Dennis Flores is a multimedia artist, activist and educator based in New York. One of the pioneers of the modern day copwatch movement in New York, Dennis began to organize patrols of everyday people to film and document police misconduct beginning in 1999. He is founder and lead organizer of El Grito, a grassroots community-based organization that advocates for the public’s right to film the police. El Grito organizes Sunset Park Puerto Rican Day Parade, which created a celebration of Puerto Rican culture safe from police harassment.  In the mid-1990s, influenced by The Young Lords Party, he and the street organization he belonged to – deemed a gang by law enforcement officials – began organizing around social justice issues. He and others began to organize with families of victims of the police amid the political unrest of the Rudy Giuliani era in New York City. The use of video to not only expose police brutality, but to help exonerate those who were arrested and criminally charged, laid the foundation for the growing police accountability movement seen across the country today. Today, Dennis is a frequent speaker, commentator, and community advocate. You can follow him on Twitter at @dennisflores.

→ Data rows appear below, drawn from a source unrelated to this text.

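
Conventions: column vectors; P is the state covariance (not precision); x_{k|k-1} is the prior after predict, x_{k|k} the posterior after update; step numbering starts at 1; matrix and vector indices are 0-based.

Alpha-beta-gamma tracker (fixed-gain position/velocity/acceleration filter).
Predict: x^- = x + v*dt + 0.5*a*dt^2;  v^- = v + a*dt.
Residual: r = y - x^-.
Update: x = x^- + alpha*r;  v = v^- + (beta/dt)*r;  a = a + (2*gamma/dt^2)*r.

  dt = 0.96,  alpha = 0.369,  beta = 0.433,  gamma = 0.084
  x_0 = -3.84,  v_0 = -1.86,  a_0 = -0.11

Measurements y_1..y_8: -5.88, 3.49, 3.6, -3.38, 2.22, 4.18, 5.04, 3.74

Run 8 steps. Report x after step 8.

x_post = 3.4165

step 1: x_pred=-5.6763  r=-0.2037  x^+=-5.7515  v^+=-2.0575  a^+=-0.1471
step 2: x_pred=-7.7944  r=11.2844  x^+=-3.6305  v^+=2.8910  a^+=1.9099
step 3: x_pred=0.0250  r=3.5750  x^+=1.3442  v^+=6.3370  a^+=2.5616
step 4: x_pred=8.6081  r=-11.9881  x^+=4.1845  v^+=3.3890  a^+=0.3763
step 5: x_pred=7.6114  r=-5.3914  x^+=5.6220  v^+=1.3185  a^+=-0.6065
step 6: x_pred=6.6083  r=-2.4283  x^+=5.7122  v^+=-0.3590  a^+=-1.0492
step 7: x_pred=4.8842  r=0.1558  x^+=4.9417  v^+=-1.2959  a^+=-1.0208
step 8: x_pred=3.2273  r=0.5127  x^+=3.4165  v^+=-2.0446  a^+=-0.9273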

Chun Chun Ting is assistant professor at the School of Humanities, Nanyang Technological University, Singapore. She teaches Chinese literature and cinema, activism and art, youth cultures, and Chinese ecocriticism. Ting is currently working on a manuscript on spatial politics and social movements in postcolonial Hong Kong. She also writes on Chinese documentaries and films, as well as on migrant workers’ literary production in contemporary China.

Chris Robé is a Professor of Film and Media at Florida Atlantic University whose research addresses community media and media activism. His books include Left of Hollywood: Cinema, Modernism, and the Emergence of U.S. Radical Film Culture and Breaking the Spell: A History of Anarchist Filmmakers, Videotape Guerrillas, and Digital Ninjas. He is also co-editor, with Stephen Charbonneau, on InsUrgent Media from the Front (Indiana University Press, 2020)

Stephen Charbonneau is an Associate Professor of Film and Media Studies and Graduate Director in the School of Communication and Multimedia Studies at Florida Atlantic University, where he teaches courses in film and digital media. Projecting Race: Documentary Film, Civil Rights, and Postwar America (2016), his first book, traced the evolution of race-based, nontheatrical cinema in the postwar era. With Chris Robé, he recently published the collection, InsUrgent Media from the Front with Indiana University Press (2020).

Tanya Goldman is a PhD candidate at New York University. Her research explores the history of nontheatrical film distribution as a political and cultural tastemaking practice. Her essays on leftist documentary distribution during the 1930s have recently been published in the Historical Journal of Film, Radio, and Television and InsUrgent Media from the Front: A Media Activism Reader (2020).